With over 20 years experience in arts and museum administration, threads that weave between my leadership, teaching, research, and curating include a desire to grow creative thinking, a commitment to diverse cultural expression, and my core belief that representation matters.
I'm honored to work with a team that partners with SUNY New Paltz students, artists, and communities on and off campus to further our mission and enrich the cultural life of the Hudson Valley.
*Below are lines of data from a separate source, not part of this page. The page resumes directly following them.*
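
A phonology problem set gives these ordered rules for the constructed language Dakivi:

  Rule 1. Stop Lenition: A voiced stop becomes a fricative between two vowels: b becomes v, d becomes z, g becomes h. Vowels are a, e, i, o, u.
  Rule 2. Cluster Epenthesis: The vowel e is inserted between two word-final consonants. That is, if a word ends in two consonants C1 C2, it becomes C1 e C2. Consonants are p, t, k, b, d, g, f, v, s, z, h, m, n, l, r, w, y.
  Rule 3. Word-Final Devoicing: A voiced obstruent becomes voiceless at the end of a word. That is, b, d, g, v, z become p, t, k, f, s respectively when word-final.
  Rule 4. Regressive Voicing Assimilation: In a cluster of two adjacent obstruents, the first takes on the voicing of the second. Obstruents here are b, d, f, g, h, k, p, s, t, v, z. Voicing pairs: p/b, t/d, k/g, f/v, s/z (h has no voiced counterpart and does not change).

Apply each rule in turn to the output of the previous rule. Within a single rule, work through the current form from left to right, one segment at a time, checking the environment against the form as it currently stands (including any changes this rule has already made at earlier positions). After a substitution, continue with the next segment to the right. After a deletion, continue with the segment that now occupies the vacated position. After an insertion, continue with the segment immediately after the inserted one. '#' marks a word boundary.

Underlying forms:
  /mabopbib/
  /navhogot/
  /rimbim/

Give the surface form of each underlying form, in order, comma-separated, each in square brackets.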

Hudson Valley Artists 2020: New Folk
September 12 – October 25, 2020
This year’s annual Hudson Valley Artists juried show features twenty-nine local artists in a vibrant exploration of craft, cultural heritage, and the communities we create together. New Folk showcases artwork that distinctively captures the spirit of contemporary folk practice in the Hudson Valley today. It offers a vision of what folk art can be—highly skilled, locally-sourced, idiosyncratic, and resourceful. New Folk is also a catch-all for the long history of visitors and immigrants in our region, and the exhibition explores the inherited cultural traditions that “new folk” bring with them.
Stay Home, Make Art: Hudson Valley, NY, Edition
April – July 2020
At the beginning of April 2020, The Dorsky Museum asked Hudson Valley artists, how are you being creative during social distancing? We were humbled by the remarkable response we received. Over 250 Hudson Valley artists have shared what they have been making and we are exhibiting their art on the Museum social media channels. Stay Home, Make Art is a virtual exhibition that addresses how the COVID-19 pandemic has impacted creative practice, keeps local artwork visible, and promotes safe social distancing.
Totally Dedicated: Leonard Contino 1940–2016
January 22 – April 5, 2020
Leonard Contino was a Brooklyn-born, self-taught abstract artist whose tenacious exploration of pictorial space spanned a fifty-year career. In 1959 at the age of 19, Contino was severely injured in a diving accident. Paralyzed from the shoulders down, he retained some mobility in his arms and hands, and needed to use a wheelchair for the rest of his life. While in rehabilitation at the Rusk Institute in New York City, Contino met a fellow patient, the sculptor Mark di Suvero, who would become a lifelong close friend. Di Suvero challenged him to start making art. Until this point, Contino’s creativity had been mostly directed to “pinstriping” decorative lines onto hot rod cars in his Brooklyn neighborhood. With di Suvero’s encouragement and the help of a metal brace to support his wrist, he began to draw and then to paint. Contino went on to create extraordinary art for the next five decades. He became devoted to his daily practice of painting from morning to evening, and often then making collages late into the night. Contino later observed that being an artist was like a religious calling, you had to be “totally dedicated.” Featuring over eighty artworks, Totally Dedicated is the largest exhibition of Contino’s work to date and encompasses large hard-edge geometric paintings, playful collages, delicate reliefs and sculptures from the 1960s through the 2000’s. It also includes two painted steel sculptures that di Suvero and Contino made together.